Bill Tatsis, Matt Seddon, Dan Mason, Dan O'Donovan, Gio Cincilla, Azedine Zoufir and Nath Brown
Lig3DLens performs the following tasks:
- Prepares a commercial compound library to be used for a VS campaign. This task involves: i) compound standardisation and ii) filtering out compounds outside a predefined range of physicochemical properties.
- Generates conformers for all of the compounds in the commercial library and calculates their 3D similarity (shape & electrostatics) to a reference compound.
- Finally, it can cluster the highest scoring hits and select a set number of representative compounds that can be ordered and tested.
python -m pip install -r requirements.txt .
- Prepare a chemical library for a 3D VS campaign
Note In order to keep track of the library cmpds the input file should have a column containing the text "ID"

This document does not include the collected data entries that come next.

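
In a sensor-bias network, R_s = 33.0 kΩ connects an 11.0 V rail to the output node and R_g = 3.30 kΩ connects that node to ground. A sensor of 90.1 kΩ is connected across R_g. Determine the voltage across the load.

V_out ≈ 0.968 V

The load sits in parallel with R_g: R_g‖R_L = (3.30 × 90.1) / (3.30 + 90.1) = 3.183 kΩ.
V_out = 11.0 × 3.183 / (33.0 + 3.183) = 11.0 × 3.183/36.18 = 0.968 V.
(Unloaded it would have been 1.00 V.)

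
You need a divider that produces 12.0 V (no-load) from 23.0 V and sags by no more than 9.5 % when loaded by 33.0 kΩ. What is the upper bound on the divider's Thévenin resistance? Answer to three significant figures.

Loading drop = R_th/(R_th + R_L) ≤ 0.0950, so R_th ≤ R_L · ε/(1−ε) = 33.0 kΩ × 0.0950/0.9050 = 3.46 kΩ.
(Any R1, R2 with R2/(R1+R2) = 0.522 and R1‖R2 ≤ 3.46 kΩ will meet the spec.)

R_th ≤ 3.46 kΩ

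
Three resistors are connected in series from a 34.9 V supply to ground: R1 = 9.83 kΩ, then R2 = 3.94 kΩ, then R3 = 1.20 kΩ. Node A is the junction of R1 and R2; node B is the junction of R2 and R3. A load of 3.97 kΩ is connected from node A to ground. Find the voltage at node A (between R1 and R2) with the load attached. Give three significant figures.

Below node A the series string R2+R3 = 5.140 kΩ sits in parallel with the 3.97 kΩ load: 2.240 kΩ.
V_A = 34.9 × 2.240/(9.83 + 2.240) = 6.48 V.

V ≈ 6.48 V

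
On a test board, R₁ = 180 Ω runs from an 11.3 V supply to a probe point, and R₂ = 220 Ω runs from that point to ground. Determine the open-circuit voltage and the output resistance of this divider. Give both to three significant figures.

V_th = 6.21 V, R_th = 99.0 Ω

V_th is the open-circuit tap voltage: 11.3 × 220/(180 + 220) = 6.21 V.
With the supply zeroed, R₁ and R₂ appear in parallel from the tap: R_th = R₁‖R₂ = (180 × 220)/400.0 = 99.0 Ω.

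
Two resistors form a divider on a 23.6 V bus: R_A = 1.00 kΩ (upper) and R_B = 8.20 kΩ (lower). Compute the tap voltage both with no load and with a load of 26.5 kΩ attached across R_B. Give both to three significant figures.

Unloaded: 21.0 V; loaded: 20.4 V

Open-circuit: V = 23.6 × 8.20/(1.00 + 8.20) = 21.0 V.
With the load, R_B becomes R_B‖R_L = 6.262 kΩ, so V = 23.6 × 6.262/7.262 = 20.4 V.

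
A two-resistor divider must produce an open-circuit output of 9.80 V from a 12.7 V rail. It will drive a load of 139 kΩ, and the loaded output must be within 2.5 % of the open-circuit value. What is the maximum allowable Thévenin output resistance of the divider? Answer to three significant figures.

Loading drop = R_th/(R_th + R_L) ≤ 0.0250, so R_th ≤ R_L · ε/(1−ε) = 139 kΩ × 0.0250/0.9750 = 3.56 kΩ.
(Any R1, R2 with R2/(R1+R2) = 0.772 and R1‖R2 ≤ 3.56 kΩ will meet the spec.)

R_th ≤ 3.56 kΩ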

lig3lens-prepare --in input_SD_file --filter physchem_yaml_file --out output_SD_file
- Generates 3D conformers for both the library and reference compounds and scores the library compounds using a 3D shape & electrostatics similarity function to the reference molecule
Note In order to keep track of the library cmpds the input file should have a column containing the text "ID"

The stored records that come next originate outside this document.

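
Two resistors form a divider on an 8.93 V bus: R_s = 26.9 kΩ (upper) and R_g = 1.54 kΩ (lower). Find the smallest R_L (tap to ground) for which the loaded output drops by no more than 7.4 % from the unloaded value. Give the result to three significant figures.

R_L(min) ≈ 18.2 kΩ

Output resistance R_th = R_s‖R_g = (26.9 × 1.54)/28.44 = 1.457 kΩ.
The fractional drop is R_th/(R_th + R_L); requiring this ≤ 0.0740 gives R_L ≥ R_th(1/0.0740 − 1) = 1.457 × 12.51 = 18.2 kΩ.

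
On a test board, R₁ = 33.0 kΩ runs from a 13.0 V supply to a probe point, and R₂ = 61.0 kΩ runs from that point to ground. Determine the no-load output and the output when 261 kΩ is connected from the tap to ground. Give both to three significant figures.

Open-circuit: V = 13.0 × 61.0/(33.0 + 61.0) = 8.44 V.
With the load, R₂ becomes R₂‖R_L = 49.44 kΩ, so V = 13.0 × 49.44/82.44 = 7.80 V.

Unloaded: 8.44 V; loaded: 7.80 V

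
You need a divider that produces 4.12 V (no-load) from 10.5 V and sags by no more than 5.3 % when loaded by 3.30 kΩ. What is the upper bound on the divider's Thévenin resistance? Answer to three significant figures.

R_th ≤ 185 Ω

Loading drop = R_th/(R_th + R_L) ≤ 0.0530, so R_th ≤ R_L · ε/(1−ε) = 3.30 kΩ × 0.0530/0.9470 = 185 Ω.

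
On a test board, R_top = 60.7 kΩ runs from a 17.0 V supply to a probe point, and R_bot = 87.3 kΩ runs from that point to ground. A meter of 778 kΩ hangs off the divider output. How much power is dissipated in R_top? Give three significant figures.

P ≈ 0.905 mW

Total resistance from the source is R_top + (R_bot‖R_L) = 139.2 kΩ, so I = 17.0/139.2 kΩ = 0.1221 mA.
P = I²·R_top = (0.1221 mA)² × 60.7 kΩ = 0.905 mW.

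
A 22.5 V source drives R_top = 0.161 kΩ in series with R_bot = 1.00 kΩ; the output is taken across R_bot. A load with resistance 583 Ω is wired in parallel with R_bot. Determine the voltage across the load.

V_out ≈ 15.7 V

The load sits in parallel with R_bot: R_bot‖R_L = (1000 × 583) / (1000 + 583) = 368.3 Ω.
V_out = 22.5 × 368.3 / (161 + 368.3) = 22.5 × 368.3/529.3 = 15.7 V.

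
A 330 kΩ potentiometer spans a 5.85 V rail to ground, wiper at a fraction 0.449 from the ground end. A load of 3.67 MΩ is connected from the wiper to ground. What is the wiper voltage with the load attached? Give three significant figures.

The wiper splits the pot into (1−α)R = 181.8 kΩ above and αR = 148.2 kΩ below.
Lower section ‖ load = 142.4 kΩ.
V_wiper = 5.85 × 142.4/(181.8 + 142.4) = 2.57 V.

V ≈ 2.57 V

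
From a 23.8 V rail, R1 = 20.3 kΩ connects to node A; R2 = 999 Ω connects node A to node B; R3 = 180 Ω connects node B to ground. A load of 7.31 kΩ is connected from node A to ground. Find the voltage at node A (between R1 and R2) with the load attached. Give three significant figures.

V ≈ 1.13 V

Below node A the series string R2+R3 = 1179 Ω sits in parallel with the 7310 Ω load: 1015 Ω.
V_A = 23.8 × 1015/(20300 + 1015) = 1.13 V.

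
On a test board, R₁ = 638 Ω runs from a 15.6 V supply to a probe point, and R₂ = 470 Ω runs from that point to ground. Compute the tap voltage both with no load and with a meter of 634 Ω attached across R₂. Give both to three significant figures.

Open-circuit: V = 15.6 × 470/(638 + 470) = 6.62 V.
With the load, R₂ becomes R₂‖R_L = 269.9 Ω, so V = 15.6 × 269.9/907.9 = 4.64 V.

Unloaded: 6.62 V; loaded: 4.64 V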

lig3dlens-align --ref input_reference_molecule_file --lib input_library_file_name --conf num_conformers --out output_SD_file
New feature Lig3DLens can work with input files that contain the 3D conformations for the reference compound and/or the compound library
lig3dlens-align --ref input_3D-reference_molecule_file --lib input_3D-library_file_name --out output_SD_file
- Clusters the highest scoring molecules and selects a representative (diverse) set of compounds. The user can input the number of clusters (
num_clusters
), the fingerprint type (fingerprint_type
) and its dimension (fingerprint_dimension
) used for the clustering.
lig3dlens-cluster –-in input_SD_file –-clusters num_clusters –-out output_file -–dim fingerprint_dimension -–fp_type fingerprint_type
To run lig3dlens
with the input files (reference molecule and compound library) included in this repository;
... preparing the compound library for virtual screening
lig3dlens-prepare --in tests/test_data/Enamine_hts_collection_202303_first500_VS_results.sdf \
--filter lig3dlens/physchem_properties.yaml \
--out curated_compounds.sd
... generate the 3D conformers for both reference and library compounds, score the compounds in the library set using a 3D shape and electrostatics similarity
lig3dlens-align --ref input_reference_molecule_file --lib input_library_file_name --conf num_conformers --out output_SD_file
... cluster the results from the 3D virtual screening campaing
lig3dlens-cluster –-in input_SD_file –-clusters num_clusters –-out output_file -–dim fingerprint_dimension -–fp_type fingerprint_type
Use the Makefile commands to help tidy the codebase periodically. The following will reformat the code according to PEP8, and logically sort the imported modules:
make tidy
Run pytest in lig3dlens directory
pytest tests
Note: The whole VS workflow was tested in a linux (ubuntu) environment and this environment variable had to be set: Tell MKL (used by NumPy) to use the GNU OpenMP runtime instead of the Intel OpenMP runtime by setting the following environment variable:
export MKL_THREADING_LAYER=GNU
The open source quantum chemistry package Psi4 is required to for the QM calculation of the partial charges. More information about installing Psi4 in different CPU architectures (arm64 included) is provided in Psi4's website
-
Compound library preparation:
-
Compound selection:
- Multi-parameter selection of compounds using a score function that includes the 3D score, 2D similarity to the reference compound, and the physchem properties. The aim is to get an even distribution between highly scored cmpds and other properties.
- Select an optimal number of clusters instead of a predefined one (e.g. using Silhouette or affinity propagation methods). Alternatively, using another method for maximum score-diversity selection problem (e.g. Score Erosion algorithm).
- Provide tools to analyse the chemical diversity of the final selection compound set.